Class of 1990
Jack Brabham’s accomplishments are so many and so varied it is hard to determine just what has placed him among the elite corps of the world’s greatest racing drivers.
Is it the fact he won the World Championship three times, in 1959, 1960 and 1966? Is it because his last world title came in a car of his own construction? Is it due to his talent as a discoverer, developer and booster of young talent?
Perhaps it is all three. Born April 2, 1926 in Hurstville, Australia, John Arthur Brabham is the son of a green grocer. Young Brabham drove his father’s three trucks around and around the yard, becoming acquainted with motor vehicles. He quit school at 15 and went to work in a garage.
He was introduced to Midget racing by an American expatriate named John Schonberg in 1947. Although Brabham didn’t take to driving at first, he soon mastered the art and won the New South Wales championship, the South Australia championship and the Australian championship in 1948-49.

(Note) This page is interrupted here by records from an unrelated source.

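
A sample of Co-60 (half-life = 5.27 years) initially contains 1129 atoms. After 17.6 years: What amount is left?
N = N₀(1/2)^(t/t½) = 111.5 atoms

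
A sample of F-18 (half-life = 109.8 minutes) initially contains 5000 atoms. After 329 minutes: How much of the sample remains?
N = N₀(1/2)^(t/t½) = 626.6 atoms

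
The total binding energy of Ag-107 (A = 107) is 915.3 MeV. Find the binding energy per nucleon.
B.E./A = 915.3/107 = 8.554 MeV/nucleon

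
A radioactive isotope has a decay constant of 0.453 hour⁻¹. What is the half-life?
t½ = ln(2)/λ = 1.53 hours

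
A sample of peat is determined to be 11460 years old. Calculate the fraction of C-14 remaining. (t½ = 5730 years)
N/N₀ = (1/2)^(t/t½) = 0.25 = 25%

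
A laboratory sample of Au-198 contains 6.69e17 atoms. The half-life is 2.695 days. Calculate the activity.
A = λN = 1.721e17 decays/day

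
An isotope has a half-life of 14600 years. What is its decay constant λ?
λ = ln(2)/t½ = 4.748e-5 year⁻¹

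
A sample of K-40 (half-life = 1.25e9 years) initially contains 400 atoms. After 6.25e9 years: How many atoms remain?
N = N₀(1/2)^(t/t½) = 12.5 atoms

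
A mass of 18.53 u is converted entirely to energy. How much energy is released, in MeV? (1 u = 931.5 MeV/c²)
E = mc² = 17260 MeV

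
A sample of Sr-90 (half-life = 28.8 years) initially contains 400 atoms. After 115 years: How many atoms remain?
N = N₀(1/2)^(t/t½) = 25.12 atoms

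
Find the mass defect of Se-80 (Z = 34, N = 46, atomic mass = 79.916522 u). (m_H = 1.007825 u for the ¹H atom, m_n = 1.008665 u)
Δm = Z·m_H + N·m_n − M = 0.7481 u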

From there, Brabham became involved in hill climbing and dirt-track racing until, by 1957, he was firmly entrenched as a member of John Cooper’s factory team in England, driving in Sports and Formula Two cars. That same year, he began his Formula One career.

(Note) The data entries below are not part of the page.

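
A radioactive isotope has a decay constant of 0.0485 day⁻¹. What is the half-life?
t½ = ln(2)/λ = 14.29 days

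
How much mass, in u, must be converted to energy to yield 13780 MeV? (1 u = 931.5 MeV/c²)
m = E/c² = 14.79 u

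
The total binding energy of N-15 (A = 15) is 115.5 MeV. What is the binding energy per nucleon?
B.E./A = 115.5/15 = 7.7 MeV/nucleon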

On May 12, 1959, Brabham won his first Formula One race, at Monaco, which helped propel him to his first World Championship. In 1960, he won five Grands Prix in a row en route to his second consecutive title.

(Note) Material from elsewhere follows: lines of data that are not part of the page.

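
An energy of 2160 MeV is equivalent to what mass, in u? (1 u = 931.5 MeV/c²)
m = E/c² = 2.319 u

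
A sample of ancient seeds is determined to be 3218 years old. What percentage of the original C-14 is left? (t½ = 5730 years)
N/N₀ = (1/2)^(t/t½) = 0.6775 = 67.8%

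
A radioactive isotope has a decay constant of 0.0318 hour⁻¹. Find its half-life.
t½ = ln(2)/λ = 21.8 hours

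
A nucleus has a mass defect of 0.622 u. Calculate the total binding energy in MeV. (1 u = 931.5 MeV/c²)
B.E. = Δm × 931.5 = 579.4 MeV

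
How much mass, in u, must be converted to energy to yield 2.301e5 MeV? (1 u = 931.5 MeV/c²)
m = E/c² = 247 u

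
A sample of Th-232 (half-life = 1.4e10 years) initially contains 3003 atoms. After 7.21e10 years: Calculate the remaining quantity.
N = N₀(1/2)^(t/t½) = 84.58 atoms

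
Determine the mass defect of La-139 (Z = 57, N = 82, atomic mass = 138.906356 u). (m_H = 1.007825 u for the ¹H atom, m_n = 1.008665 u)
Δm = Z·m_H + N·m_n − M = 1.25 u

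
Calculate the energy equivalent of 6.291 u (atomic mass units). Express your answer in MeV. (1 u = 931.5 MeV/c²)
E = mc² = 5860 MeV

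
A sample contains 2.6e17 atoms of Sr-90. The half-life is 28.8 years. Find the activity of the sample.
A = λN = 6.258e15 decays/year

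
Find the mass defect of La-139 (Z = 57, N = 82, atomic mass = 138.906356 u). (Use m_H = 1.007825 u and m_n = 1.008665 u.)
Δm = Z·m_H + N·m_n − M = 1.25 u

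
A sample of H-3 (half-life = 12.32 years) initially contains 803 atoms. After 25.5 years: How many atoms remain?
N = N₀(1/2)^(t/t½) = 191.3 atoms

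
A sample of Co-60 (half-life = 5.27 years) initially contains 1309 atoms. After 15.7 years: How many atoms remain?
N = N₀(1/2)^(t/t½) = 166 atoms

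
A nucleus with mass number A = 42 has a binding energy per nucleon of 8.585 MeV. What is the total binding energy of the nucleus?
B.E. = 8.585 × 42 = 360.6 MeV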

By 1966, Brabham was racing his own Formula One cars. In the French Grand Prix of that year, Brabham became the first driver in Formula One history to win in a car of his own design. The “old man” of 40 completed the season with his third World Championship.
That same year, he received the Order of the British Empire for his many accomplishments.
He pressed on, competing on the Formula One circuit through 1970 – an amazing record of longevity. “If you have the right approach to racing and are reasonably fit, it doesn’t matter what your age is,” he said.